If the universe is infinite and filled with stars, every line of sight should hit a star. The night sky should be BLINDINGLY BRIGHT—as bright as the surface of the Sun! So why is it dark?
Imagine the universe is infinite, static, and uniformly filled with stars. Look in any direction. Your line of sight must eventually hit the surface of a star! If every point in the sky is a star surface, the entire sky should glow like the Sun.
You might think: "Distant stars are dimmer—surely that helps?" Let's check:
Every shell—near or far—contributes the same total light!
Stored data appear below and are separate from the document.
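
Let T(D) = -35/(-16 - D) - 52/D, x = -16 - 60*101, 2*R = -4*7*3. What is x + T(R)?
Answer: -3317555/546 ≈ -6076.1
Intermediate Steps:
R = -42 (R = (-4*7*3)/2 = (-28*3)/2 = (½)*(-84) = -42)
x = -6076 (x = -16 - 6060 = -6076)
T(D) = -52/D - 35/(-16 - D)
x + T(R) = -6076 + (-832 - 17*(-42))/((-42)*(16 - 42)) = -6076 - 1/42*(-832 + 714)/(-26) = -6076 - 1/42*(-1/26)*(-118) = -6076 - 59/546 = -3317555/546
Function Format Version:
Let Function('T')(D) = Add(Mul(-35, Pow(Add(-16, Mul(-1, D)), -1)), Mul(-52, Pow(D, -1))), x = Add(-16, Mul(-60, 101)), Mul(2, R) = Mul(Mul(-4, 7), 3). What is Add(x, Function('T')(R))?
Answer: Rational(-3317555, 546) ≈ -6076.1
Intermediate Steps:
R = -42 (R = Mul(Rational(1, 2), Mul(Mul(-4, 7), 3)) = Mul(Rational(1, 2), Mul(-28, 3)) = Mul(Rational(1, 2), -84) = -42)
x = -6076 (x = Add(-16, -6060) = -6076)
Function('T')(D) = Add(Mul(-52, Pow(D, -1)), Mul(-35, Pow(Add(-16, Mul(-1, D)), -1)))
Add(x, Function('T')(R)) = Add(-6076, Mul(Pow(-42, -1), Pow(Add(16, -42), -1), Add(-832, Mul(-17, -42)))) = Add(-6076, Mul(Rational(-1, 42), Pow(-26, -1), Add(-832, 714))) = Add(-6076, Mul(Rational(-1, 42), Rational(-1, 26), -118)) = Add(-6076, Rational(-59, 546)) = Rational(-3317555, 546)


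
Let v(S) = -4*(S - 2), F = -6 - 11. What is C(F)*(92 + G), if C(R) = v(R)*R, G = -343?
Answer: 324292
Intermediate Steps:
F = -17
v(S) = 8 - 4*S (v(S) = -4*(-2 + S) = 8 - 4*S)
C(R) = R*(8 - 4*R) (C(R) = (8 - 4*R)*R = R*(8 - 4*R))
C(F)*(92 + G) = (4*(-17)*(2 - 1*(-17)))*(92 - 343) = (4*(-17)*(2 + 17))*(-251) = (4*(-17)*19)*(-251) = -1292*(-251) = 324292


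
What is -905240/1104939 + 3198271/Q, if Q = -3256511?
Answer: -6481818378109/3598246007829 ≈ -1.8014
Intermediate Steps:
-905240/1104939 + 3198271/Q = -905240/1104939 + 3198271/(-3256511) = -905240*1/1104939 + 3198271*(-1/3256511) = -905240/1104939 - 3198271/3256511 = -6481818378109/3598246007829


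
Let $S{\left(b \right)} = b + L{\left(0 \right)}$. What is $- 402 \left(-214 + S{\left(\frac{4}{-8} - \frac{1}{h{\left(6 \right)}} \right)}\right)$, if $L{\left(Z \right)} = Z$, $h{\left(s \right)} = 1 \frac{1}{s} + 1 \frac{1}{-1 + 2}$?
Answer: $\frac{606015}{7} \approx 86574.0$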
With infinitely many shells, total brightness → INFINITY.
The universe is only ~13.8 billion years old. Light from stars beyond 13.8 billion light-years hasn't reached us yet. We can only see a finite "observable universe."
Stars burn for limited time. Even in an eternal universe, stars would need ~10²³ years to fill the sky. The universe is too young by a factor of 10 trillion!
Space itself is expanding. Light from distant galaxies gets redshifted—stretched to longer wavelengths. Visible light becomes infrared, then microwaves, invisible to our eyes.
Before 380,000 years after the Big Bang, the universe was opaque plasma. There are no stars older than ~13.6 billion years. The light simply doesn't exist!
The Cosmic Microwave Background (CMB) fills all of space with radiation at 2.7 Kelvin. It's the "afterglow" of the Big Bang, redshifted from 3000K orange light to invisible microwaves. In microwave vision, the entire sky glows uniformly—Olbers was right after all!
Olbers' paradox, posed in 1823, was one of the first hints that the universe couldn't be static and eternal. It foreshadowed the Big Bang theory by over a century. The darkness of night is evidence that we live in a young, dynamic, expanding cosmos.